Ja, "heute haben wir mit dem Ball wieder ein bisschen Probleme gehabt", sagte BVB-Abwehrchef Mats Hummels und beklagte "zu viele leichte Ballverluste". Natürlich werde es jetzt unruhig werden, "aber das ist nicht schlimm. Es geht nur darum, dass wir unsere Arbeit machen", versicherte Hummels. In seiner Analyse war Hummels, der wahrlich nicht im Verdacht steht, ein Schönredner zu sein, gnädiger als sein Trainer: Man werde jetzt "wieder sehr, sehr, sehr schlecht geredet. Aber ich sehe genug Fußball, um zu sehen, dass andere Mannschaften oft deutlich mehr zulassen als wir. Natürlich können und müssen wir besser spielen. Aber man muss nicht so tun, als wären bei den letzten Spielen, die wir verloren haben, unsere Gegner besser gewesen als wir."
Trotzdem stehen 32 Punkte aus 20 Spielen zu Buche - 16 weniger als der ewige Gradmesser FC Bayern München.
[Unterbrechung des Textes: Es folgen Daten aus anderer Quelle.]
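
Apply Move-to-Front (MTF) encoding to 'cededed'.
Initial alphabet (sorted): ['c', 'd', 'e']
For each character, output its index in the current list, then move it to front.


MTF encoding:
'c': index 0 in ['c', 'd', 'e'] -> ['c', 'd', 'e']
'e': index 2 in ['c', 'd', 'e'] -> ['e', 'c', 'd']
'd': index 2 in ['e', 'c', 'd'] -> ['d', 'e', 'c']
'e': index 1 in ['d', 'e', 'c'] -> ['e', 'd', 'c']
'd': index 1 in ['e', 'd', 'c'] -> ['d', 'e', 'c']
'e': index 1 in ['d', 'e', 'c'] -> ['e', 'd', 'c']
'd': index 1 in ['e', 'd', 'c'] -> ['d', 'e', 'c']


Output: [0, 2, 2, 1, 1, 1, 1]


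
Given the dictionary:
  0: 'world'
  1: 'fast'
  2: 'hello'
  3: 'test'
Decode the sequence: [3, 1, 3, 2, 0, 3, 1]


Look up each index in the dictionary:
  3 -> 'test'
  1 -> 'fast'
  3 -> 'test'
  2 -> 'hello'
  0 -> 'world'
  3 -> 'test'
  1 -> 'fast'

Decoded: "test fast test hello world test fast"


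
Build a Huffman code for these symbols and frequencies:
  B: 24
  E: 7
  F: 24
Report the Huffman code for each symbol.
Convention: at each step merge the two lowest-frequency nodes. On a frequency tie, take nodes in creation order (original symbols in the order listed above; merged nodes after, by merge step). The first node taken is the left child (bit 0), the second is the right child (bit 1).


Huffman tree construction:
Step 1: Merge E(7) + B(24) = 31
Step 2: Merge F(24) + (E+B)(31) = 55
Read each symbol's code off the tree from the root (left child = 0, right child = 1).

Codes:
  B: 11 (length 2)
  E: 10 (length 2)
  F: 0 (length 1)
Average code length: 86/55 = 1.5636 bits/symbol


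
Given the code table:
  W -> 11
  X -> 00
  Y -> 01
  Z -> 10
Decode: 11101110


Decoding:
11 -> W
10 -> Z
11 -> W
10 -> Z


Result: WZWZ


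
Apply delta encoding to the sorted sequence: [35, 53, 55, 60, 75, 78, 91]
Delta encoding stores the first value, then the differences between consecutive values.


First value: 35
Deltas:
  53 - 35 = 18
  55 - 53 = 2
  60 - 55 = 5
  75 - 60 = 15
  78 - 75 = 3
  91 - 78 = 13


Delta encoded: [35, 18, 2, 5, 15, 3, 13]


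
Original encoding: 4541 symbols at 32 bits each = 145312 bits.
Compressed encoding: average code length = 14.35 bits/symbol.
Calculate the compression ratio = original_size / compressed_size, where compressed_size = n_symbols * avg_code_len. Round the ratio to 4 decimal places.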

Die Champions League, "das Mindeste, was wir erreichen müssen", sei "natürlich in Gefahr", gab Hummels zu. Er werde jedoch "immer mit bewerten, was auf dem Platz passiert. Das ist natürlich nicht perfekt, aber wenn man sieht, welche Spiele wir verlieren ..." Mit Blick auf die Freiburger Tore, zwei Fernschüsse - Prädikat: haltbar - fragte der Innenverteidiger: "Ist das jetzt Können oder Spielglück?" und schob nach: "Mein Satz beinhaltet ja schon meine Antwort."
Hummels' Analyse fällt deutlich zu wohlwollend aus. Beim FC Bayern pflegen sie ein ähnliches Bonmot: "Immer Glück ist Können", sagte Hermann Gerland, seit vielen, vielen Jahren Co-Trainer und Entdecker von Thomas Müller und vielen anderen, einst. Gemünzt auf die Situation beim BVB stellt sich die Frage: Was ist dann das immer währende Spielglück des Gegners? Bei schon acht Saisonniederlagen, der vierten in der Amtszeit von Edin Terzic, jedenfalls nicht die unbesiegbare höhere Gewalt, die Hummels und auch Kollege Emre Can ("Wir haben nicht schlecht gespielt") herbeireden wollten. "Total happy" dürfte Sebastian Kehl jedenfalls nach den 90 Minuten von Freiburg nicht mehr mit dem Kader gewesen sein.